El problema no es cuándo, sino cómo será el regreso a clases
Contextos

Reportero egresado de la UNAM. Durante los últimos dos años cubrió la fuente de educación, Ciudad de México y Derechos Humanos. También siguió el inicio y desarrollo de la pandemia de Covid-19 en la capital del país, así como sus repercusiones económicas y sociales. Actualmente está al frente de una publicación digital e independiente, la cual está dedicada a promover el danzón a partir de material periodístico. Twitter: @arturoordaz_

El problema no es cuándo, sino cómo será el regreso a clases
El regreso a las aulas inició este lunes 30 de agosto. Foto: Angélica Escobar/La-Lista

Después de casi año y medio de soledad, la escuela de la profesora Minelly Pérez sufrió diversos daños estructurales: la cisterna de agua está fracturada, hay oquedad en la entrada del plantel y el piso del patio ha comenzado a levantarse. Esta primaria en Ecatepec, Estado de México, no está lista para el regreso a clases.
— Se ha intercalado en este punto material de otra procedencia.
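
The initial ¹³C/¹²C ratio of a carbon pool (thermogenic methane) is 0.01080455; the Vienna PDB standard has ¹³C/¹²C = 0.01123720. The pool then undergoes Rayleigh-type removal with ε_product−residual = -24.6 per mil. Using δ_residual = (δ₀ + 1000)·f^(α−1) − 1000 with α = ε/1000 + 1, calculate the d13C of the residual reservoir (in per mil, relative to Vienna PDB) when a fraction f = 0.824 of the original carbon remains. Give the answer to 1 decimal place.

-33.9 per mil

δ₀ = (0.01080455/0.01123720 − 1)×1000 = (0.961498 − 1)×1000 = -38.502 per mil
α − 1 = ε/1000 = -0.0246
f^(α−1) = 0.824^(-0.0246) = 1.004774
δ_res = (-38.502 + 1000) × 1.004774 − 1000 = 966.088 − 1000 = -33.91 per mil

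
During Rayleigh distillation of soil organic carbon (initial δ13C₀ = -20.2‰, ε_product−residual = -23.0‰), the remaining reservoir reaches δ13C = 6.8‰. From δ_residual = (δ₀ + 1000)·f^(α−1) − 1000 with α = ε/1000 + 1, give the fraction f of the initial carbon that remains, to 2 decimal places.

α − 1 = ε/1000 = -0.0230
(δ_res + 1000)/(δ₀ + 1000) = (6.8 + 1000)/(-20.2 + 1000) = 1006.8/979.8 = 1.027557
f = 1.027557^(1/-0.0230) = exp(ln(1.027557)/-0.0230) = exp(0.02718/-0.0230)
f = exp(-1.1819) = 0.3067

0.31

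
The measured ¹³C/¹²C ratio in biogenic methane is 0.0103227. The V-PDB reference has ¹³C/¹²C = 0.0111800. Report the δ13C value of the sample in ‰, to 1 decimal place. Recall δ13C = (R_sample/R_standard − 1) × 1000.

-76.7‰

δ13C = (R_sample / R_standard − 1) × 1000
R_sample / R_standard = 0.0103227 / 0.0111800 = 0.923318
δ13C = (0.923318 − 1) × 1000 = -76.68‰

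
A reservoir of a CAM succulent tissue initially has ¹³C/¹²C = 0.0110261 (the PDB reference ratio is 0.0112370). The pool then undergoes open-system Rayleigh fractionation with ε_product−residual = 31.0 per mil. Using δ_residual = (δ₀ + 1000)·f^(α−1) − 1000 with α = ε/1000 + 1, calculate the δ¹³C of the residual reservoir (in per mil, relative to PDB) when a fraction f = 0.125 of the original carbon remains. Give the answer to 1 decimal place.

δ₀ = (0.0110261/0.0112370 − 1)×1000 = (0.981232 − 1)×1000 = -18.768 per mil
α − 1 = ε/1000 = 0.0310
f^(α−1) = 0.125^(0.0310) = 0.937571
δ_res = (-18.768 + 1000) × 0.937571 − 1000 = 919.974 − 1000 = -80.03 per mil

-80.0 per mil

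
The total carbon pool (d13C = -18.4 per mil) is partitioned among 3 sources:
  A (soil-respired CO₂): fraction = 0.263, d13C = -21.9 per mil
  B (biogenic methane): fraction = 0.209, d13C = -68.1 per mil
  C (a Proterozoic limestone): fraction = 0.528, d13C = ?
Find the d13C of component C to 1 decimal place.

3.0 per mil

Isotope mass balance: δ_bulk = Σ fᵢ·δᵢ.
-18.4 = 0.263×(-21.9) + 0.209×(-68.1) + 0.528×δ_C
0.528·δ_C = -18.4 − (-19.993) = 1.593
δ_C = 1.593 / 0.528 = 3.02 per mil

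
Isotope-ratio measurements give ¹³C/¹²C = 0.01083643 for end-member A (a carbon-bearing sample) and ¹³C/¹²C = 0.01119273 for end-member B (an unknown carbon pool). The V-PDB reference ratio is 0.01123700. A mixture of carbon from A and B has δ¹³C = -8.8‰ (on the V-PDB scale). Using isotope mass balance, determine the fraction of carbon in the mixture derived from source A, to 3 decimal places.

δ_A = (0.01083643/0.01123700 − 1)×1000 = (0.964353 − 1)×1000 = -35.647‰
δ_B = (0.01119273/0.01123700 − 1)×1000 = (0.996060 − 1)×1000 = -3.940‰
f_A = (δ_mix − δ_B)/(δ_A − δ_B) = (-8.8 − (-3.940))/(-35.647 − (-3.940))
f_A = -4.860 / -31.708 = 0.1533

0.153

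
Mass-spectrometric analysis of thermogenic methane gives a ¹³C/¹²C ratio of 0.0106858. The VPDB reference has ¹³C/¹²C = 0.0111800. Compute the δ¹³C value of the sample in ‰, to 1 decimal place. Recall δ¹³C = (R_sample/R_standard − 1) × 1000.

δ¹³C = (R_sample / R_standard − 1) × 1000
R_sample / R_standard = 0.0106858 / 0.0111800 = 0.955796
δ¹³C = (0.955796 − 1) × 1000 = -44.20‰

-44.2‰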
La docente me comenta que seguirá trabajando a distancia con sus alumnos el próximo ciclo escolar, al menos hasta el mes de septiembre. No hay las condiciones para atender el llamado del gobierno de México de regresar a las aulas este 30 de agosto. No cuentan con lo más esencial en el plantel, que es el agua potable.

Pérez acepta que está deseosa de retomar las actividades presenciales, ya que durante la pandemia los profesores cuadruplicaron su jornada de trabajo, pero tampoco siente la confianza de regresar al salón con los elementos que tiene.

El regreso a clases presenciales es viable, me sentenció el epidemiólogo Alberto Pantoja. Habrá rebrotes cuando esto suceda y se tendrán que controlar, se tiene que generar una estrategia sólida para que esto suceda, insistió. La Secretaría de Educación Pública (SEP) aprobó esta semana las disposiciones para el retorno seguro, pero para muchos esto no es suficiente. 

El pasado 19 de agosto, la Comisión de Derechos Humanos de la Ciudad de México presentó los resultados de la consulta nacional Caminito de la escuela. En este ejercicio participaron más de 37 mil niños y adolescentes. Siete de cada 10 estudiantes ya quieren regresar a la escuela, mientras que el 20% prefiere quedarse en casa, según esta medición. En contraparte, la encuesta publicada el 17 de agosto en el periódico El Financiero reportó que el 58% de los padres de familia no están de acuerdo con regresar a clases presenciales, mientras que el 40% está a favor

¿Un modelo híbrido? Minelly Pérez coincide en que este modelo puede ser útil para las escuelas que tienen las condiciones de retorno a las aulas. “Muchos entienden que esto significa estar grabándose en la clase en línea y tratar que los alumnos la siguen. Ya vimos las características, y no es así. Este modelo puede utilizar demasiados recursos sincrónicos, que es la parte presencial, y asincrónico que son videos o actividades en las que pueden involucrar al niño que ese día no va a clases”. A pesar de ello, insiste en que se tiene que reducir la jornada de cuatro horas cuando se asista a clases. 

Estamos obligados a rehacer nuestra vida diaria en un nuevo contexto, esquivando un virus. Pero también tenemos el derecho de que se nos doten las herramientas suficientes para hacerlo, sobre todo en actividades esenciales como la educación. El Covid-19 no se ha cansado de exponernos en la cara el mar de desigualdades y las tareas pendientes que tenemos para contrarrestarlas. ¿Ya vieron el esquema de regreso presencial del Tec de Monterrey y la Anáhuac?